The data in the example are reported in Umetrics (1995); the original source is Lindberg, Persson, and Wold (1983). Suppose that the scientist is researching pollution in the Baltic Sea, and they would like to use the spectra of samples of sea water to determine the amounts of three compounds present in samples from the Baltic Sea: lignin sulfonate (pulp industry pollution), humic acids (natural forest products), and detergent (optical whitener).

The scientist also has data of the spectra emission intensities at different frequencies in sample spectrum (v1-v27)

The three compounds of interest are: lignin sulfonate (ls), which is pulp industry pollution; humic acid (ha), a natural forest product; and an optical whitener from detergent (dt).

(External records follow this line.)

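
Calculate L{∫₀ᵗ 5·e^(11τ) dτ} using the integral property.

L{∫₀ᵗ f(τ)dτ} = F(s)/s with F(s) = 5/(s-11), so L{∫₀ᵗ 5·e^(11τ) dτ} = 5/(s(s-11))

Final answer: 5/(s(s-11))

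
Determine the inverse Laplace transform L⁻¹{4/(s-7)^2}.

L⁻¹{n!/(s-a)^(n+1)} = t^n·e^(at) with n=1, a=7. So L⁻¹{1/(s-7)^2} = t·e^(7t), and L⁻¹{4/(s-7)^2} = (4/1)·t·e^(7t) = 4·t·e^(7t)

Final answer: 4·t·e^(7t)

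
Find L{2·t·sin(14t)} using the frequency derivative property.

L{sin(14t)} = 14/(s² + 196). By L{t·f(t)} = -F'(s): -d/ds[14/(s² + 196)] = -(14)·(-2s)/(s² + 196)² = 28s/(s² + 196)². Then L{2·t·sin(14t)} = 2·28s/(s² + 196)² = 56s/(s² + 196)²

Final answer: 56s/(s² + 196)²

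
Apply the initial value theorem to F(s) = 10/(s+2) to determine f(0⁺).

f(0⁺) = lim_{s→∞} s·10/(s+2) = lim_{s→∞} 10s/(s+2) = 10

Final answer: 10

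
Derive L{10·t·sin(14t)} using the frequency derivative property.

L{sin(14t)} = 14/(s² + 196). By L{t·f(t)} = -F'(s): -d/ds[14/(s² + 196)] = -(14)·(-2s)/(s² + 196)² = 28s/(s² + 196)². Then L{10·t·sin(14t)} = 10·28s/(s² + 196)² = 280s/(s² + 196)²

Final answer: 280s/(s² + 196)²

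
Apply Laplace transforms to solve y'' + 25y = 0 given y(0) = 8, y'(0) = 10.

L{y''} + 25L{y} = 0. s²Y - 8s - 10 + 25Y = 0. Y(s² + 25) = 8s + 10. Y = (8s + 10)/(s² + 25). Inverting: y(t) = 8cos(5t) + 2sin(5t)

Final answer: y(t) = 8cos(5t) + 2sin(5t)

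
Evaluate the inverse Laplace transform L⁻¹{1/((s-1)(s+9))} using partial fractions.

Decompose: A/(s-1) + B/(s+9). A = 1/10, B = -1/10. f(t) = (e^t - e^(-9t))/10

Final answer: (e^t - e^(-9t))/10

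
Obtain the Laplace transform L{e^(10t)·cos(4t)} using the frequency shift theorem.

Frequency shift: L{e^(at)f(t)} = F(s-a). L{e^(10t)·cos(4t)} = (s-10)/((s-10)² + 16)

Final answer: (s-10)/((s-10)² + 16)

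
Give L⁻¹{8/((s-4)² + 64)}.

Form: b/((s-a)² + b²) → e^(at)sin(bt). With a=4, b=8

Final answer: e^(4t)·sin(8t)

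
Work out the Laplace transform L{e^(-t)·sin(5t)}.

L{e^(at)·sin(ωt)} = ω/((s-a)² + ω²), so L{e^(-t)·sin(5t)} = 5/((s+1)² + 25)

Final answer: 5/((s+1)² + 25)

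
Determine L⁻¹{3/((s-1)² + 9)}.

Form: b/((s-a)² + b²) → e^(at)sin(bt). With a=1, b=3

Final answer: e^t·sin(3t)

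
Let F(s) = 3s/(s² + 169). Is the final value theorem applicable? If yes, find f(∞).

The final value theorem requires all poles of sF(s) in the left half-plane. sF(s) = 3s²/(s² + 169) has poles at s = ±13i (imaginary axis). Theorem does NOT apply (oscillatory system).

Final answer: Not applicable (oscillatory)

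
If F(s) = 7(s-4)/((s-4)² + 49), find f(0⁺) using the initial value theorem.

f(0⁺) = lim_{s→∞} sF(s) = lim_{s→∞} 7s(s-4)/((s-4)² + 49) = 7

Final answer: 7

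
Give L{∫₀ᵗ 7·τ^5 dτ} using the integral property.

L{∫₀ᵗ f(τ)dτ} = F(s)/s with f(t) = 7t^5. F(s) = 840/s^6, so L{∫₀ᵗ 7·τ^5 dτ} = (840/s^6)/s = 840/s^7. (Check: ∫₀ᵗ 7·τ^5 dτ = 7t^6/6.)

Final answer: 840/s^7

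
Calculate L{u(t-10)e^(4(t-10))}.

u(t-a)f(t-a) with f(t)=e^(4t). L{e^(4t)} = 1/(s-4). By time shift: e^(-10s)/(s-4)

Final answer: e^(-10s)/(s-4)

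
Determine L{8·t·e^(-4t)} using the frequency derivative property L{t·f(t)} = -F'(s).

L{e^(-4t)} = 1/(s+4). By frequency derivative: L{t·e^(-4t)} = -d/ds[1/(s+4)] = -(-1)/(s+4)² = 1/(s+4)². Then L{8·t·e^(-4t)} = 8·1/(s+4)² = 8/(s+4)²

Final answer: 8/(s+4)²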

Partial least square regression can help to establish a model to predict the amounts of three compounds from v1-v27

To Perform the Analysis

1. Activate Sheet1 in Book1. Select Statistics: Multivariate Analysis: Partial Least Square  to open the Partial Least Square dialog
2. In the opened dialog, set column v1 ~ v27 as Independent Variables, column ls, ha, dt as Dependent Variables and set other settings as image below. And click OK button Interpreting Results

1> The Cross Validation table shows that the optimum number of factors to extract, based on Root Mean PRESS. From the foot note we will know the 4 factors is the optimum number of factors to extract.

2> The Variance Explained table reveals the proportion of variance explaned by each factor. In this example, the 1st factor explained 97.46068% varaince for X effects and 41.91546% variance for Y effects

3> The coefficients plots display the coefficients of the X variables for each Y preditor

4> The Variable Importance Plot display the VIP scores for each X variable. The VIP score is a measure of a variable’s importance in modeling both X and Y. If a variable has a small coefficient and a small VIP, then it is a candidate for deletion from the model (Wold,1995). A value of 0.8 is generally considered to be a small VIP (Eriksson et al, 2006) and a red line is drawn on the plot at 0.8.

5> Columns in the PLSResults1 sheet are coefficients values of the X variables for each Y predictor.